アメリカの法律では、陣営は選挙を通じて200ドル超の献金を受け取った場合はその人の氏名などを明らかにしなければならない。こうした小口献金は対象外で、候補者らも「草の根の支持」だと誇り、大口献金者や企業による支援よりも好感度が高い。
だが、ニューヨーク大のリチャード・ピルデス教授(政治学)は「小口献金者は両党の極端な候補を支持する傾向にある。結果的に、米国の政治の二極化を進めている」と指摘する。
実際、オープンシークレッツの分析によると、2022年の選挙で小口献金者からの寄付の割合が最も高かった下院議員候補はトランプ氏支持を鮮明に打ち出している共和党のマージョリー・テイラー・グリーン氏で、約1255万ドルのうち68.3%が小口献金だった。次に続いたのは、民主党左派で著名なアレクサンドリア・オカシオ・コルテス氏で、1230万ドルのうち67.7%が小口献金だった。
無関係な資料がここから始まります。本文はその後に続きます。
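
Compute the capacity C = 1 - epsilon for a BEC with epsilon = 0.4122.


C = 1 - epsilon = 1 - 0.4122 = 0.5878

0.5878 bits


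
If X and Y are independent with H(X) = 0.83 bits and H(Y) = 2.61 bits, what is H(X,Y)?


For independent variables, H(X,Y) = H(X) + H(Y) = 0.83 + 2.61 = 3.44

3.44 bits


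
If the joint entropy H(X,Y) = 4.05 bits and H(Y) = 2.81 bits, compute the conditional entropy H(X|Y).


H(X|Y) = H(X,Y) - H(Y) = 4.05 - 2.81 = 1.24

1.24 bits


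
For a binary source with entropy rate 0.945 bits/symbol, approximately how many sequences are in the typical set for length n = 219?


log2|A_typical| = nH = 219 * 0.945 = 206.955, so |A_typical| ~ 2^206.955 = 1.994e+62

1.994e+62


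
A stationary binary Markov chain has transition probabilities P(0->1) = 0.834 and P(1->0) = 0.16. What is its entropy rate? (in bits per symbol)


Stationary distribution: pi_0 = p10/(p01+p10) = 0.161, pi_1 = 0.839. Entropy rate H' = pi_0*H(p01) + pi_1*H(p10) = 0.161*0.6485 + 0.839*0.6343 = 0.6366

0.6366 bits/symbol


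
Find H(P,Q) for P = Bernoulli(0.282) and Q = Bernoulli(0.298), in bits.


H(P,Q) = -p*log2(q) - (1-p)*log2(1-q). -0.282*log2(0.298) = 0.492546; -0.718*log2(0.702) = 0.366508. H(P,Q) = 0.492546 + 0.366508 = 0.8591

0.8591 bits


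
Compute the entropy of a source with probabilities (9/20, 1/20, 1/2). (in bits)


H = -sum(p_i * log2(p_i)). Terms: -(9/20)*log2(9/20) = 0.518401; -(1/20)*log2(1/20) = 0.216096; -(1/2)*log2(1/2) = 0.500000. H = 0.518401 + 0.216096 + 0.500000 = 1.2345

1.2345 bits


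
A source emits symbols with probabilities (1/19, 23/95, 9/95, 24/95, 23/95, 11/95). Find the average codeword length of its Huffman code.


Huffman construction (repeatedly merge the two least-probable nodes; each merge adds 1 bit to every symbol beneath it): 1/19 + 9/95 = 14/95; 11/95 + 14/95 = 5/19; 23/95 + 23/95 = 46/95; 24/95 + 5/19 = 49/95; 46/95 + 49/95 = 1. Resulting codeword lengths (in the order the probabilities were given): (4, 2, 4, 2, 2, 3). L_avg = sum(p_i * l_i) = 1/19*4 + 23/95*2 + 9/95*4 + 24/95*2 + 23/95*2 + 11/95*3 = 229/95 = 2.4105

2.4105 bits


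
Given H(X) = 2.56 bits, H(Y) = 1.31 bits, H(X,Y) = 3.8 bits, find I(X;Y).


I(X;Y) = H(X) + H(Y) - H(X,Y) = 2.56 + 1.31 - 3.8 = 0.07

0.07 bits


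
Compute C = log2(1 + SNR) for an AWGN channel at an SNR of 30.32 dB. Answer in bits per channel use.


SNR_linear = 10^(30.32/10) = 1076.4652; C = log2(1 + SNR_linear) = log2(1 + 1076.4652) = 10.0734

10.0734 bits/channel use


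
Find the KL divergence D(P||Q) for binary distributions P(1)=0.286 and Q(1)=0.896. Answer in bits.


KL = p*log2(p/q) + (1-p)*log2((1-p)/(1-q)) = 0.286*log2(0.286/0.896) + 0.714*log2(0.714/0.104) = 1.5133

1.5133 bits


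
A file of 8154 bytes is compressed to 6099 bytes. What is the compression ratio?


Ratio = original / compressed = 8154 / 6099 = 1.3369

1.3369


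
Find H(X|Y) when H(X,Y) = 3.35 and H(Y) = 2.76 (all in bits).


H(X|Y) = H(X,Y) - H(Y) = 3.35 - 2.76 = 0.59

0.59 bits


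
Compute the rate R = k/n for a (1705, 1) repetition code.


Rate = k/n = 1/1705

1/1705


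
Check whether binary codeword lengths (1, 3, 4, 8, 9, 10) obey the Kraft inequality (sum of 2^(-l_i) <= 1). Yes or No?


Kraft sum = sum(2^(-l_i)) = 0.6943, need <= 1. Result: satisfied (a binary prefix-free code with these lengths exists)

Yes


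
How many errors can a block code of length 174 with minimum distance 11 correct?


Correction capability = floor((d-1)/2) = floor((11-1)/2) = 5

5 errors


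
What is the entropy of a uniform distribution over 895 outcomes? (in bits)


H = log2(n) = log2(895) = 9.8057

9.8057 bits


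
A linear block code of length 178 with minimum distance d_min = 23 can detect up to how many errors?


Detection capability = d_min - 1 = 23 - 1 = 22

22 errors


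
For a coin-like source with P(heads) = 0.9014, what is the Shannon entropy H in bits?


H = -p*log2(p) - (1-p)*log2(1-p). -0.9014*log2(0.9014) = 0.134994; -0.0986*log2(0.0986) = 0.329548. H = 0.134994 + 0.329548 = 0.4645

0.4645 bits


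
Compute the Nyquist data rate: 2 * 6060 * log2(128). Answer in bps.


Rate = 2 * B * log2(M) = 2 * 6060 * 7.0 = 84840.0

84840.0 bps


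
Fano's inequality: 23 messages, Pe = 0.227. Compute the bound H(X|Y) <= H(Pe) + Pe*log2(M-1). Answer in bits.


H(Pe) = -Pe*log2(Pe) - (1-Pe)*log2(1-Pe) = -0.227*log2(0.227) - 0.773*log2(0.773) = 0.485607 + 0.287138 = 0.7727. Pe*log2(M-1) = 0.227*log2(22) = 1.012291. Bound = H(Pe) + Pe*log2(M-1) = 0.485607 + 0.287138 + 1.012291 = 1.785

1.785 bits


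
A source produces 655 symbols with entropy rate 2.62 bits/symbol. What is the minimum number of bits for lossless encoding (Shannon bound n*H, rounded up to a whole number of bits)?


Minimum bits >= n * H = 655 * 2.62 = 1716.1, rounded up to a whole number of bits = 1717

1717 bits


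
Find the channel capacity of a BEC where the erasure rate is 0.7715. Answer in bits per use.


C = 1 - epsilon = 1 - 0.7715 = 0.2285

0.2285 bits


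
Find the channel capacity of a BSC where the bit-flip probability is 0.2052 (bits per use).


H(p) = -p*log2(p) - (1-p)*log2(1-p) = -0.2052*log2(0.2052) - 0.7948*log2(0.7948) = 0.468861 + 0.263346 = 0.7322. C = 1 - H(p) = 1 - 0.7322 = 0.2678

0.2678 bits


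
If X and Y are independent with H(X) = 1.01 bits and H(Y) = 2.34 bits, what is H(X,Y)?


For independent variables, H(X,Y) = H(X) + H(Y) = 1.01 + 2.34 = 3.35

3.35 bits


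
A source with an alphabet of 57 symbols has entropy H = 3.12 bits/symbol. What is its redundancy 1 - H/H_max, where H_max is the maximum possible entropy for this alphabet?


H_max = log2(K) = log2(57) = 5.8329 bits/symbol. Redundancy = 1 - H/H_max = 1 - 3.12/5.8329 = 1 - 0.5349 = 0.4651

0.4651


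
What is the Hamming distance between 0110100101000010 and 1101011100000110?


Count differing positions: ^ . ^ ^ ^ ^ ^ . . ^ . . . ^ . . = 8 differences

8


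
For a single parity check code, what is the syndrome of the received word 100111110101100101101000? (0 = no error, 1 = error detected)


Syndrome = XOR of all bits = 1 XOR 0 XOR 0 XOR 1 XOR 1 XOR 1 XOR 1 XOR 1 XOR 0 XOR 1 XOR 0 XOR 1 XOR 1 XOR 0 XOR 0 XOR 1 XOR 0 XOR 1 XOR 1 XOR 0 XOR 1 XOR 0 XOR 0 XOR 0 = 1

1


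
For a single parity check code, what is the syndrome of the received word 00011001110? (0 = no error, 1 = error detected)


Syndrome = XOR of all bits = 0 XOR 0 XOR 0 XOR 1 XOR 1 XOR 0 XOR 0 XOR 1 XOR 1 XOR 1 XOR 0 = 1

1


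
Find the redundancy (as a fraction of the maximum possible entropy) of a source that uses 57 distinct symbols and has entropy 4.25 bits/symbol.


H_max = log2(K) = log2(57) = 5.8329 bits/symbol. Redundancy = 1 - H/H_max = 1 - 4.25/5.8329 = 1 - 0.7286 = 0.2714

0.2714


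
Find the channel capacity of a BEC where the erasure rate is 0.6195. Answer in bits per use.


C = 1 - epsilon = 1 - 0.6195 = 0.3805

0.3805 bits


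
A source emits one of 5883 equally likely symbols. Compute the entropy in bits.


H = log2(n) = log2(5883) = 12.5223

12.5223 bits


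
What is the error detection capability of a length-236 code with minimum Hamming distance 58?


Detection capability = d_min - 1 = 58 - 1 = 57

57 errors


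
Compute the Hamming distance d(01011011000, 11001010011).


Count differing positions: ^ . . ^ . . . ^ . ^ ^ = 5 differences

5


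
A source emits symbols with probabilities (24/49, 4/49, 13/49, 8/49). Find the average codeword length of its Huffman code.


Huffman construction (repeatedly merge the two least-probable nodes; each merge adds 1 bit to every symbol beneath it): 4/49 + 8/49 = 12/49; 12/49 + 13/49 = 25/49; 24/49 + 25/49 = 1. Resulting codeword lengths (in the order the probabilities were given): (1, 3, 2, 3). L_avg = sum(p_i * l_i) = 24/49*1 + 4/49*3 + 13/49*2 + 8/49*3 = 86/49 = 1.7551

1.7551 bits


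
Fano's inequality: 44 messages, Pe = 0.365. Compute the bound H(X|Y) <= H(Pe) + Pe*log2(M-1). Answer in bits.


H(Pe) = -Pe*log2(Pe) - (1-Pe)*log2(1-Pe) = -0.365*log2(0.365) - 0.635*log2(0.635) = 0.530722 + 0.416034 = 0.9468. Pe*log2(M-1) = 0.365*log2(43) = 1.980587. Bound = H(Pe) + Pe*log2(M-1) = 0.530722 + 0.416034 + 1.980587 = 2.9273

2.9273 bits


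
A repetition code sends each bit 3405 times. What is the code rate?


Rate = k/n = 1/3405

1/3405


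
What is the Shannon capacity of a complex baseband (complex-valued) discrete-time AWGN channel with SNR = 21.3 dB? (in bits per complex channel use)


SNR_linear = 10^(21.3/10) = 134.8963; C = log2(1 + SNR_linear) = log2(1 + 134.8963) = 7.0864

7.0864 bits/channel use


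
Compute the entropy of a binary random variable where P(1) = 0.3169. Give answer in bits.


H = -p*log2(p) - (1-p)*log2(1-p). -0.3169*log2(0.3169) = 0.525389; -0.6831*log2(0.6831) = 0.375590. H = 0.525389 + 0.375590 = 0.901

0.901 bits


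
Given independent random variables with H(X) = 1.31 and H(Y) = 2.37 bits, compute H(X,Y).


For independent variables, H(X,Y) = H(X) + H(Y) = 1.31 + 2.37 = 3.68

3.68 bits


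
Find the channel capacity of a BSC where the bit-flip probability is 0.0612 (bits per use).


H(p) = -p*log2(p) - (1-p)*log2(1-p) = -0.0612*log2(0.0612) - 0.9388*log2(0.9388) = 0.246656 + 0.085534 = 0.3322. C = 1 - H(p) = 1 - 0.3322 = 0.6678

0.6678 bits


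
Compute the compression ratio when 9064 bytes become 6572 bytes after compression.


Ratio = original / compressed = 9064 / 6572 = 1.3792

1.3792


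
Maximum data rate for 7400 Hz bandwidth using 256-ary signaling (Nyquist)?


Rate = 2 * B * log2(M) = 2 * 7400 * 8.0 = 118400.0

118400.0 bps


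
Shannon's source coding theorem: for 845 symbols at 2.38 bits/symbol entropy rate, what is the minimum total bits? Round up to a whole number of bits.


Minimum bits >= n * H = 845 * 2.38 = 2011.1, rounded up to a whole number of bits = 2012

2012 bits


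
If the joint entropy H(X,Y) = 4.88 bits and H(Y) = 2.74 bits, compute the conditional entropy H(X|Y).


H(X|Y) = H(X,Y) - H(Y) = 4.88 - 2.74 = 2.14

2.14 bits


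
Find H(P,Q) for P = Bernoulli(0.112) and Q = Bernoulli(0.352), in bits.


H(P,Q) = -p*log2(q) - (1-p)*log2(1-q). -0.112*log2(0.352) = 0.168711; -0.888*log2(0.648) = 0.555830. H(P,Q) = 0.168711 + 0.555830 = 0.7245

0.7245 bits


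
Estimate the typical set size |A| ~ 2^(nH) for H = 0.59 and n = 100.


log2|A_typical| = nH = 100 * 0.59 = 59.0, so |A_typical| ~ 2^59.0 = 5.765e+17

5.765e+17


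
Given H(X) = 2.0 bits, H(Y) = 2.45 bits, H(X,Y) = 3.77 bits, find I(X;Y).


I(X;Y) = H(X) + H(Y) - H(X,Y) = 2.0 + 2.45 - 3.77 = 0.68

0.68 bits


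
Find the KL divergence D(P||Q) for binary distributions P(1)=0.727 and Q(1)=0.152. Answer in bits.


KL = p*log2(p/q) + (1-p)*log2((1-p)/(1-q)) = 0.727*log2(0.727/0.152) + 0.273*log2(0.273/0.848) = 1.1951

1.1951 bits


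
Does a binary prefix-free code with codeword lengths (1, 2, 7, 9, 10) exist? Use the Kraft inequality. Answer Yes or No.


Kraft sum = sum(2^(-l_i)) = 0.7607, need <= 1. Result: satisfied (a binary prefix-free code with these lengths exists)

Yes


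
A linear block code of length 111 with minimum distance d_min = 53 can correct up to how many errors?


Correction capability = floor((d-1)/2) = floor((53-1)/2) = 26

26 errors


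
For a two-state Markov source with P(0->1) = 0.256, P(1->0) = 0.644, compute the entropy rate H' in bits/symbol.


Stationary distribution: pi_0 = p10/(p01+p10) = 0.7156, pi_1 = 0.2844. Entropy rate H' = pi_0*H(p01) + pi_1*H(p10) = 0.7156*0.8207 + 0.2844*0.9393 = 0.8544

0.8544 bits/symbol


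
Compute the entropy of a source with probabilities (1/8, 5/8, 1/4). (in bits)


H = -sum(p_i * log2(p_i)). Terms: -(1/8)*log2(1/8) = 0.375000; -(5/8)*log2(5/8) = 0.423795; -(1/4)*log2(1/4) = 0.500000. H = 0.375000 + 0.423795 + 0.500000 = 1.2988

1.2988 bits


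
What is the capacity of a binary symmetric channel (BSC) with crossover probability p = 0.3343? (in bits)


H(p) = -p*log2(p) - (1-p)*log2(1-p) = -0.3343*log2(0.3343) - 0.6657*log2(0.6657) = 0.528456 + 0.390803 = 0.9193. C = 1 - H(p) = 1 - 0.9193 = 0.0807

0.0807 bits


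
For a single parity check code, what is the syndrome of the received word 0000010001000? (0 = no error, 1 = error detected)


Syndrome = XOR of all bits = 0 XOR 0 XOR 0 XOR 0 XOR 0 XOR 1 XOR 0 XOR 0 XOR 0 XOR 1 XOR 0 XOR 0 XOR 0 = 0

0


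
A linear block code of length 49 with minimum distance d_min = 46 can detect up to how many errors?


Detection capability = d_min - 1 = 46 - 1 = 45

45 errors


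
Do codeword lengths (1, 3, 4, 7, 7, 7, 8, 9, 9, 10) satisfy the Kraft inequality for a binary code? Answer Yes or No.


Kraft sum = sum(2^(-l_i)) = 0.7197, need <= 1. Result: satisfied (a binary prefix-free code with these lengths exists)

Yes


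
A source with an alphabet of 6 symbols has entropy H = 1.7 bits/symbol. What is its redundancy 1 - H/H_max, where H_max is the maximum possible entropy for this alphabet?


H_max = log2(K) = log2(6) = 2.585 bits/symbol. Redundancy = 1 - H/H_max = 1 - 1.7/2.585 = 1 - 0.6576 = 0.3424

0.3424


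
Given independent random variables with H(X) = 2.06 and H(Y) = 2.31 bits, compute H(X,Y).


For independent variables, H(X,Y) = H(X) + H(Y) = 2.06 + 2.31 = 4.37

4.37 bits


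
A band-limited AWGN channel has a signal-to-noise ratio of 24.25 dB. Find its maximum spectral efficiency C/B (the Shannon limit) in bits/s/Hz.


SNR_linear = 10^(24.25/10) = 266.0725; C/B = log2(1 + SNR_linear) = log2(1 + 266.0725) = 8.0611

8.0611 bits/s/Hz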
「小口献金の増加は、大口献金に対抗するという意義はある。また、献金者はある程度、有権者を代表するグループとなる。しかし、それは米国の有権者全体、あるいはアメリカ市民の全体を代表するわけではない。政治献金をするような人は、一般の人よりずっと二極化している」とピルデス教授。
解決策の一つは選挙を公的資金でまかなうことだが、広く浸透はしていない。ピルデス教授は「自分たちの税金が使われることに抵抗がある人が多い」と語る。